Sie haben ein Gericht für diesen Gastbeitrag kreiert und sind bereit meinen Fragen

Rede und Antwort zu stehen.

Wie entsteht so ein Gericht in Ihrem Kopf? Haben Sie dafür eine Strategie oder

erspringen Ihre Ideen unkontrolliert?

Ich möchte behaupten, dass jeder Beginn einer Entwicklung individuell ist. In unserem Fall

empfinde ich die Entstehungsgeschichte in außergewöhnlicher Form mit der Erotik

verbunden. Sie dürfen sich das folgendermaßen vorstellen: Zunächst habe ich mir überlegt,

was mich persönlich als Mensch und Koch, gleichzeitig aber auch das Unternehmen

repräsentiert, für das ich derzeit meine Kraft und Energie einsetze. Ich entschied mich für die

Schlagworte Einfachheit, Ästhetik, Balance und geschmackliche Komplexität, denen das

Gericht gerecht werden sollte.

Folgerichtig beschloss ich, mich der Tonbachforelle als Joker-Komponente und gleichzeitig

als Hauptprodukt zu bedienen. Rings um den heimischen Tonbach finden sich saftig grüne

Wiesen, die eine größere Vielfalt an Gräsern, Blüten und Wildkräutern kaum haben könnten,

darin sollte die Forelle also gefasst werden. Um dies kulinarisch umzusetzen, dachte ich

daran, Konsistenz und Geschmack der Forelle mit einer Wildkräuterbeize zu verfeinern.
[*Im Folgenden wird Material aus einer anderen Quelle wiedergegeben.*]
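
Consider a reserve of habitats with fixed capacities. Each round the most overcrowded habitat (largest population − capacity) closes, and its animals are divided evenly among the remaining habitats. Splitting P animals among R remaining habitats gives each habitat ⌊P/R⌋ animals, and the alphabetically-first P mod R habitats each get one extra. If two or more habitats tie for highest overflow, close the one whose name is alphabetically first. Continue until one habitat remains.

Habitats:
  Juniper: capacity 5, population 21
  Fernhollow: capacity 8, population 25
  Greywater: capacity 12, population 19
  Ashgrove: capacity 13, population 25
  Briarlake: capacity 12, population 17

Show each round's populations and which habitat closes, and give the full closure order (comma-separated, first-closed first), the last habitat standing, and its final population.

Round 1: Ashgrove=25 Briarlake=17 Fernhollow=25 Greywater=19 Juniper=21 → close Fernhollow (overflow 17)
  25÷4 = 6 each, +1 to first 1
Round 2: Ashgrove=32 Briarlake=23 Greywater=25 Juniper=27 → close Juniper (overflow 22)
  27÷3 = 9 each, +1 to first 0
Round 3: Ashgrove=41 Briarlake=32 Greywater=34 → close Ashgrove (overflow 28)
  41÷2 = 20 each, +1 to first 1
Round 4: Briarlake=53 Greywater=54 → close Greywater (overflow 42)
  54÷1 = 54 each, +1 to first 0

Closure order: Fernhollow, Juniper, Ashgrove, Greywater
Last habitat: Briarlake with 107 animals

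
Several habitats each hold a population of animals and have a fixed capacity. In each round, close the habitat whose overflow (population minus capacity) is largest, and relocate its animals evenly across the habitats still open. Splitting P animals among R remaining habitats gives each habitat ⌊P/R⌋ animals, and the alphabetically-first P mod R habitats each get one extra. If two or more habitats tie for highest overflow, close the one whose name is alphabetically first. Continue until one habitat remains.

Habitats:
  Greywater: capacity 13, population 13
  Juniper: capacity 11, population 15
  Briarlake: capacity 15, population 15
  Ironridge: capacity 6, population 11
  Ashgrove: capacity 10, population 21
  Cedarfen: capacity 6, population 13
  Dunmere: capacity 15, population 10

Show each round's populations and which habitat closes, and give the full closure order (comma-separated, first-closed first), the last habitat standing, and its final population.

Round 1: Ashgrove=21 Briarlake=15 Cedarfen=13 Dunmere=10 Greywater=13 Ironridge=11 Juniper=15 → close Ashgrove (overflow 11)
  21÷6 = 3 each, +1 to first 3
Round 2: Briarlake=19 Cedarfen=17 Dunmere=14 Greywater=16 Ironridge=14 Juniper=18 → close Cedarfen (overflow 11)
  17÷5 = 3 each, +1 to first 2
Round 3: Briarlake=23 Dunmere=18 Greywater=19 Ironridge=17 Juniper=21 → close Ironridge (overflow 11)
  17÷4 = 4 each, +1 to first 1
Round 4: Briarlake=28 Dunmere=22 Greywater=23 Juniper=25 → close Juniper (overflow 14)
  25÷3 = 8 each, +1 to first 1
Round 5: Briarlake=37 Dunmere=30 Greywater=31 → close Briarlake (overflow 22)
  37÷2 = 18 each, +1 to first 1
Round 6: Dunmere=49 Greywater=49 → close Greywater (overflow 36)
  49÷1 = 49 each, +1 to first 0

Closure order: Ashgrove, Cedarfen, Ironridge, Juniper, Briarlake, Greywater
Last habitat: Dunmere with 98 animals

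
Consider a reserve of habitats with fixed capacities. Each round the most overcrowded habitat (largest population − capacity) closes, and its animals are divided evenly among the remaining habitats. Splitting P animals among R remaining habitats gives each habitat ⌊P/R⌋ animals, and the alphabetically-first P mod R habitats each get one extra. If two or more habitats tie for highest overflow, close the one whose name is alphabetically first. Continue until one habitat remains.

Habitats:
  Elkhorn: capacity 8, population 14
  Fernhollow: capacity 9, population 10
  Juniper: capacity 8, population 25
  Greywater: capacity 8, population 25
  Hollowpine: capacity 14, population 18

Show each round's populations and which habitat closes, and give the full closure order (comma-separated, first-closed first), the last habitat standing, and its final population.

Round 1: Elkhorn=14 Fernhollow=10 Greywater=25 Hollowpine=18 Juniper=25 → close Greywater (overflow 17)
  25÷4 = 6 each, +1 to first 1
Round 2: Elkhorn=21 Fernhollow=16 Hollowpine=24 Juniper=31 → close Juniper (overflow 23)
  31÷3 = 10 each, +1 to first 1
Round 3: Elkhorn=32 Fernhollow=26 Hollowpine=34 → close Elkhorn (overflow 24)
  32÷2 = 16 each, +1 to first 0
Round 4: Fernhollow=42 Hollowpine=50 → close Hollowpine (overflow 36)
  50÷1 = 50 each, +1 to first 0

Closure order: Greywater, Juniper, Elkhorn, Hollowpine
Last habitat: Fernhollow with 92 animals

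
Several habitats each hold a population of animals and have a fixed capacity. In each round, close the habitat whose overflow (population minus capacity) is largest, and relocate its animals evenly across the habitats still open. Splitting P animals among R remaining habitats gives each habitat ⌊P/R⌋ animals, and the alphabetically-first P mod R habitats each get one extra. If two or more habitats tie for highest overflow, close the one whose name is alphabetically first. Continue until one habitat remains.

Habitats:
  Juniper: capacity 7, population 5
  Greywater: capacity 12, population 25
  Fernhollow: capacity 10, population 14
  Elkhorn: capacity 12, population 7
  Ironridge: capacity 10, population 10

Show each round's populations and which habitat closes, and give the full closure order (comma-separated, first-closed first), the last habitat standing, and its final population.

Closure order: Greywater, Fernhollow, Ironridge, Elkhorn
Last habitat: Juniper with 61 animals

Round 1: Elkhorn=7 Fernhollow=14 Greywater=25 Ironridge=10 Juniper=5 → close Greywater (overflow 13)
  25÷4 = 6 each, +1 to first 1
Round 2: Elkhorn=14 Fernhollow=20 Ironridge=16 Juniper=11 → close Fernhollow (overflow 10)
  20÷3 = 6 each, +1 to first 2
Round 3: Elkhorn=21 Ironridge=23 Juniper=17 → close Ironridge (overflow 13)
  23÷2 = 11 each, +1 to first 1
Round 4: Elkhorn=33 Juniper=28 → close Elkhorn (overflow 21)
  33÷1 = 33 each, +1 to first 0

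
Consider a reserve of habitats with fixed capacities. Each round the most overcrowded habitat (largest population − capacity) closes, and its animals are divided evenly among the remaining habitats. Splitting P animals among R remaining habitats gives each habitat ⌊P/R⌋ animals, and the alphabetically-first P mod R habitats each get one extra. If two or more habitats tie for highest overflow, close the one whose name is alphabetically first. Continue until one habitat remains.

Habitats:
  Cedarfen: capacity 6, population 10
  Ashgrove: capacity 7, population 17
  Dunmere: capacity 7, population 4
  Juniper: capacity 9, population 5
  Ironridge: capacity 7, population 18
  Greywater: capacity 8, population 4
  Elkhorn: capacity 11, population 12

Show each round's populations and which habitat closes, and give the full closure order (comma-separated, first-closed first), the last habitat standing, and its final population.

Closure order: Ironridge, Ashgrove, Cedarfen, Elkhorn, Dunmere, Greywater
Last habitat: Juniper with 70 animals

Round 1: Ashgrove=17 Cedarfen=10 Dunmere=4 Elkhorn=12 Greywater=4 Ironridge=18 Juniper=5 → close Ironridge (overflow 11)
  18÷6 = 3 each, +1 to first 0
Round 2: Ashgrove=20 Cedarfen=13 Dunmere=7 Elkhorn=15 Greywater=7 Juniper=8 → close Ashgrove (overflow 13)
  20÷5 = 4 each, +1 to first 0
Round 3: Cedarfen=17 Dunmere=11 Elkhorn=19 Greywater=11 Juniper=12 → close Cedarfen (overflow 11)
  17÷4 = 4 each, +1 to first 1
Round 4: Dunmere=16 Elkhorn=23 Greywater=15 Juniper=16 → close Elkhorn (overflow 12)
  23÷3 = 7 each, +1 to first 2
Round 5: Dunmere=24 Greywater=23 Juniper=23 → close Dunmere (overflow 17)
  24÷2 = 12 each, +1 to first 0
Round 6: Greywater=35 Juniper=35 → close Greywater (overflow 27)
  35÷1 = 35 each, +1 to first 0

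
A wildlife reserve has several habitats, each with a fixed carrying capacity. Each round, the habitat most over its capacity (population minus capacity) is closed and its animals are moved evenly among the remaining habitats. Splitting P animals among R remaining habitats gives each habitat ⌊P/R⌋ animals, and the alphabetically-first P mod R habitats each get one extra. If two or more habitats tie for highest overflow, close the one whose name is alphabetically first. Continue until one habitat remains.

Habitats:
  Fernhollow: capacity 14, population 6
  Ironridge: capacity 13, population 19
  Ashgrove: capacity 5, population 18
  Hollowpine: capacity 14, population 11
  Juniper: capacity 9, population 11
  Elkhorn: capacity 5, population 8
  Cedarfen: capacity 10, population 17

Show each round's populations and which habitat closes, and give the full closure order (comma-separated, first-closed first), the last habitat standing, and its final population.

Closure order: Ashgrove, Cedarfen, Ironridge, Elkhorn, Juniper, Hollowpine
Last habitat: Fernhollow with 90 animals

Round 1: Ashgrove=18 Cedarfen=17 Elkhorn=8 Fernhollow=6 Hollowpine=11 Ironridge=19 Juniper=11 → close Ashgrove (overflow 13)
  18÷6 = 3 each, +1 to first 0
Round 2: Cedarfen=20 Elkhorn=11 Fernhollow=9 Hollowpine=14 Ironridge=22 Juniper=14 → close Cedarfen (overflow 10)
  20÷5 = 4 each, +1 to first 0
Round 3: Elkhorn=15 Fernhollow=13 Hollowpine=18 Ironridge=26 Juniper=18 → close Ironridge (overflow 13)
  26÷4 = 6 each, +1 to first 2
Round 4: Elkhorn=22 Fernhollow=20 Hollowpine=24 Juniper=24 → close Elkhorn (overflow 17)
  22÷3 = 7 each, +1 to first 1
Round 5: Fernhollow=28 Hollowpine=31 Juniper=31 → close Juniper (overflow 22)
  31÷2 = 15 each, +1 to first 1
Round 6: Fernhollow=44 Hollowpine=46 → close Hollowpine (overflow 32)
  46÷1 = 46 each, +1 to first 0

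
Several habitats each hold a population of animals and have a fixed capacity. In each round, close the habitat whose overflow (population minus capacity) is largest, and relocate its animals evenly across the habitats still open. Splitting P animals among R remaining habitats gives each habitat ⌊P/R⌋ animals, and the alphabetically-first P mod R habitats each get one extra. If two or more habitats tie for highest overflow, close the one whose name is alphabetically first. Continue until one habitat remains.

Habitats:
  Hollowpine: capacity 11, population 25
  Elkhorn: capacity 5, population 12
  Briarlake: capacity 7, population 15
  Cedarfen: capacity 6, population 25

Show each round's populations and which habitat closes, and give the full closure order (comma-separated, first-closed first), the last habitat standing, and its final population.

Closure order: Cedarfen, Hollowpine, Briarlake
Last habitat: Elkhorn with 77 animals

Round 1: Briarlake=15 Cedarfen=25 Elkhorn=12 Hollowpine=25 → close Cedarfen (overflow 19)
  25÷3 = 8 each, +1 to first 1
Round 2: Briarlake=24 Elkhorn=20 Hollowpine=33 → close Hollowpine (overflow 22)
  33÷2 = 16 each, +1 to first 1
Round 3: Briarlake=41 Elkhorn=36 → close Briarlake (overflow 34)
  41÷1 = 41 each, +1 to first 0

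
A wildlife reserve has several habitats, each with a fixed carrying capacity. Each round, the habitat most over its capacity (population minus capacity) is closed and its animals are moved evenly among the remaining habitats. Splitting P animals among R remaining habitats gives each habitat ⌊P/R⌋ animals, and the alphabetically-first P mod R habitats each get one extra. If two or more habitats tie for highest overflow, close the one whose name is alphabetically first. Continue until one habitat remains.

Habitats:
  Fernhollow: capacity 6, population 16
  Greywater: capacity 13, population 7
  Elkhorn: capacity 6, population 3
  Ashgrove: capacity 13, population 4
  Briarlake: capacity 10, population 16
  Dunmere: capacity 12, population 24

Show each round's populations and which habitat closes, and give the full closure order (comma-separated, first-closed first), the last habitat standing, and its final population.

Closure order: Dunmere, Fernhollow, Briarlake, Elkhorn, Ashgrove
Last habitat: Greywater with 70 animals

Round 1: Ashgrove=4 Briarlake=16 Dunmere=24 Elkhorn=3 Fernhollow=16 Greywater=7 → close Dunmere (overflow 12)
  24÷5 = 4 each, +1 to first 4
Round 2: Ashgrove=9 Briarlake=21 Elkhorn=8 Fernhollow=21 Greywater=11 → close Fernhollow (overflow 15)
  21÷4 = 5 each, +1 to first 1
Round 3: Ashgrove=15 Briarlake=26 Elkhorn=13 Greywater=16 → close Briarlake (overflow 16)
  26÷3 = 8 each, +1 to first 2
Round 4: Ashgrove=24 Elkhorn=22 Greywater=24 → close Elkhorn (overflow 16)
  22÷2 = 11 each, +1 to first 0
Round 5: Ashgrove=35 Greywater=35 → close Ashgrove (overflow 22)
  35÷1 = 35 each, +1 to first 0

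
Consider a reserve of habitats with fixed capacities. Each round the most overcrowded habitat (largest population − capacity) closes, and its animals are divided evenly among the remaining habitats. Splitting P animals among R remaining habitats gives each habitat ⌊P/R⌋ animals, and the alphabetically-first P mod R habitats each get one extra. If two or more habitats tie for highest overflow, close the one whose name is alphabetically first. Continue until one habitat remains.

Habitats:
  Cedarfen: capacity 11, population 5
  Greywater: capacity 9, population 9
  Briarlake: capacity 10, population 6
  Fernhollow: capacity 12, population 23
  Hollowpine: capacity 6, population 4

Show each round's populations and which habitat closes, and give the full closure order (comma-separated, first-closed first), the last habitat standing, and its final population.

Closure order: Fernhollow, Greywater, Hollowpine, Briarlake
Last habitat: Cedarfen with 47 animals

Round 1: Briarlake=6 Cedarfen=5 Fernhollow=23 Greywater=9 Hollowpine=4 → close Fernhollow (overflow 11)
  23÷4 = 5 each, +1 to first 3
Round 2: Briarlake=12 Cedarfen=11 Greywater=15 Hollowpine=9 → close Greywater (overflow 6)
  15÷3 = 5 each, +1 to first 0
Round 3: Briarlake=17 Cedarfen=16 Hollowpine=14 → close Hollowpine (overflow 8)
  14÷2 = 7 each, +1 to first 0
Round 4: Briarlake=24 Cedarfen=23 → close Briarlake (overflow 14)
  24÷1 = 24 each, +1 to first 0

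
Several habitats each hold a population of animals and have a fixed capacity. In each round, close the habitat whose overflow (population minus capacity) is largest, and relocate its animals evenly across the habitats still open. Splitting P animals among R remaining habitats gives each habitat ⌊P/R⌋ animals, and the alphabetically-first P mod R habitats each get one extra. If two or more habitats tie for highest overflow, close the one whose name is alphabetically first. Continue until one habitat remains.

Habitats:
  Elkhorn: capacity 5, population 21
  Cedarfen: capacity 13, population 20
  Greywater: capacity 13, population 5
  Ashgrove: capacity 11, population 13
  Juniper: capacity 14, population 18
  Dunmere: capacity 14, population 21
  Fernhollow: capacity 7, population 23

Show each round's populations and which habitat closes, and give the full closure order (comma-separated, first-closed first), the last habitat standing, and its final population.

Closure order: Elkhorn, Fernhollow, Cedarfen, Dunmere, Ashgrove, Juniper
Last habitat: Greywater with 121 animals

Round 1: Ashgrove=13 Cedarfen=20 Dunmere=21 Elkhorn=21 Fernhollow=23 Greywater=5 Juniper=18 → close Elkhorn (overflow 16)
  21÷6 = 3 each, +1 to first 3
Round 2: Ashgrove=17 Cedarfen=24 Dunmere=25 Fernhollow=26 Greywater=8 Juniper=21 → close Fernhollow (overflow 19)
  26÷5 = 5 each, +1 to first 1
Round 3: Ashgrove=23 Cedarfen=29 Dunmere=30 Greywater=13 Juniper=26 → close Cedarfen (overflow 16)
  29÷4 = 7 each, +1 to first 1
Round 4: Ashgrove=31 Dunmere=37 Greywater=20 Juniper=33 → close Dunmere (overflow 23)
  37÷3 = 12 each, +1 to first 1
Round 5: Ashgrove=44 Greywater=32 Juniper=45 → close Ashgrove (overflow 33)
  44÷2 = 22 each, +1 to first 0
Round 6: Greywater=54 Juniper=67 → close Juniper (overflow 53)
  67÷1 = 67 each, +1 to first 0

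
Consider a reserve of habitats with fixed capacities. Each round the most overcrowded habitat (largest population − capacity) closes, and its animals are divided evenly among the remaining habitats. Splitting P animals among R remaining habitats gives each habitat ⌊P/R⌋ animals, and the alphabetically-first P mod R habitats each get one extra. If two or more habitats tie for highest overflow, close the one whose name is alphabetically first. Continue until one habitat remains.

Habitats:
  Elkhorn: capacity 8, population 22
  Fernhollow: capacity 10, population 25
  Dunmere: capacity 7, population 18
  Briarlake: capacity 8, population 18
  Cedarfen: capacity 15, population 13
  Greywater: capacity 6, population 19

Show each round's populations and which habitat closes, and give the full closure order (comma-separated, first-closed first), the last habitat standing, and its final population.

Round 1: Briarlake=18 Cedarfen=13 Dunmere=18 Elkhorn=22 Fernhollow=25 Greywater=19 → close Fernhollow (overflow 15)
  25÷5 = 5 each, +1 to first 0
Round 2: Briarlake=23 Cedarfen=18 Dunmere=23 Elkhorn=27 Greywater=24 → close Elkhorn (overflow 19)
  27÷4 = 6 each, +1 to first 3
Round 3: Briarlake=30 Cedarfen=25 Dunmere=30 Greywater=30 → close Greywater (overflow 24)
  30÷3 = 10 each, +1 to first 0
Round 4: Briarlake=40 Cedarfen=35 Dunmere=40 → close Dunmere (overflow 33)
  40÷2 = 20 each, +1 to first 0
Round 5: Briarlake=60 Cedarfen=55 → close Briarlake (overflow 52)
  60÷1 = 60 each, +1 to first 0

Closure order: Fernhollow, Elkhorn, Greywater, Dunmere, Briarlake
Last habitat: Cedarfen with 115 animals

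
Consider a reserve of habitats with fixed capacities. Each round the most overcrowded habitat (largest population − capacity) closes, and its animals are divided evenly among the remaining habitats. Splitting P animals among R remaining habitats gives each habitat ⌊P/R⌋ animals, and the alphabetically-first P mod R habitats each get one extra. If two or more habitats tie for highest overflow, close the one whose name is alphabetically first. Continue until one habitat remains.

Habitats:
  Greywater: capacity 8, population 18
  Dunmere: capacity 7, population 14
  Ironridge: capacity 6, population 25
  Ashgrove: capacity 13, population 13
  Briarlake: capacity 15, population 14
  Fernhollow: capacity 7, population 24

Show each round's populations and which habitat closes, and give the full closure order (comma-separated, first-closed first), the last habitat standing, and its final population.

Closure order: Ironridge, Fernhollow, Greywater, Dunmere, Ashgrove
Last habitat: Briarlake with 108 animals

Round 1: Ashgrove=13 Briarlake=14 Dunmere=14 Fernhollow=24 Greywater=18 Ironridge=25 → close Ironridge (overflow 19)
  25÷5 = 5 each, +1 to first 0
Round 2: Ashgrove=18 Briarlake=19 Dunmere=19 Fernhollow=29 Greywater=23 → close Fernhollow (overflow 22)
  29÷4 = 7 each, +1 to first 1
Round 3: Ashgrove=26 Briarlake=26 Dunmere=26 Greywater=30 → close Greywater (overflow 22)
  30÷3 = 10 each, +1 to first 0
Round 4: Ashgrove=36 Briarlake=36 Dunmere=36 → close Dunmere (overflow 29)
  36÷2 = 18 each, +1 to first 0
Round 5: Ashgrove=54 Briarlake=54 → close Ashgrove (overflow 41)
  54÷1 = 54 each, +1 to first 0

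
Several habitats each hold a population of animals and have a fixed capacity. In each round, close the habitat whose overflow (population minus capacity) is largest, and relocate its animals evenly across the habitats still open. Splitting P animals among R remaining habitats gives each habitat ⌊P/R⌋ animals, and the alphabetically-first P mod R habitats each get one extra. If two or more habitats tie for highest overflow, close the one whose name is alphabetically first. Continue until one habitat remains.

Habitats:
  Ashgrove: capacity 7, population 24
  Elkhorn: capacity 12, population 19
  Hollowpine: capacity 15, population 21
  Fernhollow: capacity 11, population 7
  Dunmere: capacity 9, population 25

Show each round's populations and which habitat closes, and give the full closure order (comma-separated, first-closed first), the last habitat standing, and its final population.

Round 1: Ashgrove=24 Dunmere=25 Elkhorn=19 Fernhollow=7 Hollowpine=21 → close Ashgrove (overflow 17)
  24÷4 = 6 each, +1 to first 0
Round 2: Dunmere=31 Elkhorn=25 Fernhollow=13 Hollowpine=27 → close Dunmere (overflow 22)
  31÷3 = 10 each, +1 to first 1
Round 3: Elkhorn=36 Fernhollow=23 Hollowpine=37 → close Elkhorn (overflow 24)
  36÷2 = 18 each, +1 to first 0
Round 4: Fernhollow=41 Hollowpine=55 → close Hollowpine (overflow 40)
  55÷1 = 55 each, +1 to first 0

Closure order: Ashgrove, Dunmere, Elkhorn, Hollowpine
Last habitat: Fernhollow with 96 animals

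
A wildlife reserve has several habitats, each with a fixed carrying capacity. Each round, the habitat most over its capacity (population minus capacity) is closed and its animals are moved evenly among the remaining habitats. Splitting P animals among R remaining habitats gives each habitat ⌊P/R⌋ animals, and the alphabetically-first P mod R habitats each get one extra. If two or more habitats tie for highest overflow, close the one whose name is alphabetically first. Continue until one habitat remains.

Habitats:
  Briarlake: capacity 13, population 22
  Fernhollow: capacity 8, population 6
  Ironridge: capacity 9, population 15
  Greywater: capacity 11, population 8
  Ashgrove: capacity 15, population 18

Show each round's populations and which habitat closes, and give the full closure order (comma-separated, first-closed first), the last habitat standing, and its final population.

Round 1: Ashgrove=18 Briarlake=22 Fernhollow=6 Greywater=8 Ironridge=15 → close Briarlake (overflow 9)
  22÷4 = 5 each, +1 to first 2
Round 2: Ashgrove=24 Fernhollow=12 Greywater=13 Ironridge=20 → close Ironridge (overflow 11)
  20÷3 = 6 each, +1 to first 2
Round 3: Ashgrove=31 Fernhollow=19 Greywater=19 → close Ashgrove (overflow 16)
  31÷2 = 15 each, +1 to first 1
Round 4: Fernhollow=35 Greywater=34 → close Fernhollow (overflow 27)
  35÷1 = 35 each, +1 to first 0

Closure order: Briarlake, Ironridge, Ashgrove, Fernhollow
Last habitat: Greywater with 69 animals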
Zitronenverbene habe ich zu Zeiten meiner Ausbildung an einem Bächlein in

Klosterreichenbach gepflanzt und durfte nun, viele Jahre später, ihr selbstständiges Gedeihen

bewundern. Zitronenverbene war also mit im Boot. Als Sud in Kombination mit

Staudensellerie und unreifen Äpfeln sollte sie eine alles vereinende Basis schaffen. Tiefere

Nuancen zu schaffen – das Erdige eines Flussbettes repräsentierend – war die Anforderung an

das Püree von Knoblauchasche. Der Sauerklee hat für mich die besondere Aufgabe, dem

Gericht durch seine Säure und Leichtigkeit, kleine säuerliche Überraschungen zu verleihen.

Die Erdbeeren entdeckte ich, um ehrlich zu sein, fünf Minuten vor dem Anrichten des Tellers

in unserem Kräutergarten. Auf wundersame Weise steuerten sie eine minimale,

zurückhaltende Fruchtnote zu der Kreation bei.

Bei dem zeitlichen Entstehungsprozess sprechen wir von zwei fast schlaflosen Nächten, in

denen Vorfreude auf das Ergebnis, wie auch Zweifel an der Perfektion der Komposition

prägend waren.

Ich habe zuvor das Wort Erotik mit dem Entstehungsprozess verbunden. Die schlaflosen

Nächte waren das Leidenschaft erweckende Vorspiel. Das Anrichten, Präsentieren und

Verkosten der Höhepunkt, der jeden Aufwand hundert Mal lohnenswert macht.

Sie haben auch das Unternehmen erwähnt für das Sie zu leben scheinen. Möchten Sie

kurz Ihren Werdegang beschreiben?

In dem von der Familie Finkbeiner geführten Hotel Traube Tonbach habe ich 2008 einen der

begehrten Ausbildungsplätze ergattern können. Damit hat alles begonnen. In diesen Jahren

der Lehre habe ich eine permanente kulinarische, mentale und körperliche Reizüberflutung

empfunden. Die Erziehung und Förderung durch meine Lehrmeister muss jedoch so gut

gewesen sein, dass ich zum Ende meiner Ausbildung dem liebenswerten Paul Bocuse

empfohlen wurde, in dessen Restaurant ich durch ein Praktikum meine erste Stelle als

Commis de Cuisine antreten durfte.

Von dort ging es weiter zu Daniel Boulud nach New York, dessen Küchenchef ich kurzerhand

anrief, um zu fragen, ob ich vorbeikommen dürfte, um mich vorzustellen. Dies tat ich im

April 2012. Nach elf harten, schönen Monaten bei Paul Bocuse zog es mich in dieses

pulsierende Zentrum verschiedenster Kulturen – auch der Kulinaristik.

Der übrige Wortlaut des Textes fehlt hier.